La Navidad iluminada no debería considerarse un gasto suntuoso ni un artículo de lujo en estos tiempos oscuros donde un poco de luz sirve de alimento al espíritu colectivo y alegra las horas previas a la queda. Pero también resulta razonable que haya quien piense -pensar es ejercicio de obligado cumplimiento para atraer claros al estado permanente de oscuridad- que el dinero que se emplea en la iluminación navideña tendría mejor destino en cubrir las necesidades perentorias sobrevenidas durante el azote de la segunda ola de la pandemia. Todo tiene sus pros y sus contras, su haz y su envés; no se acuñó moneda que registre dos caras, ni vinilo que las discográficas editaran con la misma canción por arriba y por abajo. Seguramente, las que se avecinan serán las Navidades más tristes de la historia de muchas personas, con seres queridos que se han ido, atrapados en las fauces del virus, o encadenadas a la soledad de la UCI.

En un ejercicio de dolorosa responsabilidad, muchos no podremos disfrutar de estas fechas con nuestros padres y hermanos y nos limitaremos a festejar serenamente dentro de la burbuja mínima.
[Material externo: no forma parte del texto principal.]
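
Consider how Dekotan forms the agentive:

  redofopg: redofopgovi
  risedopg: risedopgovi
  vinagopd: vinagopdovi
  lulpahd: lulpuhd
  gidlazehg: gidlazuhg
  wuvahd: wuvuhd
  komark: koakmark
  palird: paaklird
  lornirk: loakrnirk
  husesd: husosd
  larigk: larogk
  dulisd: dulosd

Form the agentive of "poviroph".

"poviroph" has second-to-last letter 'p'. The stems whose second-to-last letter is 'p' (redofopg → redofopgovi, risedopg → risedopgovi, vinagopd → vinagopdovi) add -ovi.
The other patterns: stems whose second-to-last letter is 'h' change the last vowel to 'u'; stems whose second-to-last letter is 'r' insert -ak- after the first vowel; stems whose second-to-last letter is 'g' or 's' change the last vowel to 'o'.
So poviroph → povirophovi.

povirophovi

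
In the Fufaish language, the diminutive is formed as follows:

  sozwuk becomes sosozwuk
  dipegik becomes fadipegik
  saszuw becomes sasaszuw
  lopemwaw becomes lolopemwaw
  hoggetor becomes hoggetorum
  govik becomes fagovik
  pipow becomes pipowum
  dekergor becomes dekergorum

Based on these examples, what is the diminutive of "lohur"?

pipow and saszuw both end in -w yet inflect differently (pipowum, sasaszuw), so the final letter is not what conditions the rule; the last vowel is.
"lohur" has last vowel 'u'. The stems whose last vowel is 'u' (saszuw → sasaszuw, sozwuk → sosozwuk) repeat the first consonant+vowel as a prefix.
The other patterns: stems whose last vowel is 'i' add the prefix fa-; stems whose last vowel is 'o' add -um.
So lohur → lolohur.

lolohur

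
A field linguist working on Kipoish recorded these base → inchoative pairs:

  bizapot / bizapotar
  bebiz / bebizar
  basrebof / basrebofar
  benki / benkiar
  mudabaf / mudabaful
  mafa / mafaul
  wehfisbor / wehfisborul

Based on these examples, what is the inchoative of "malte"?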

Pero si somos coherentes con el esfuerzo realizado por la mayoría hasta ahora, celebrar una Navidad al uso puede acarrear, de nuevo, consecuencias terribles: como aún no estamos saliendo de la pandemia, conviene no salir con la pandemia. Reconozcamos que el virus no tiene piernas, que necesita para moverse de inconscientes que lo trasladen. Podemos además compartir un propósito común para aliviar las pérdidas de los sectores económicos más afectados por los cierres: adquiramos los regalos navideños en el comercio local; encarguemos algunas de las cenas a los restaurantes que sirven a domicilio. ¿Saben cuánto factura Amazon estos días? Once mil dólares por segundo. Pues eso.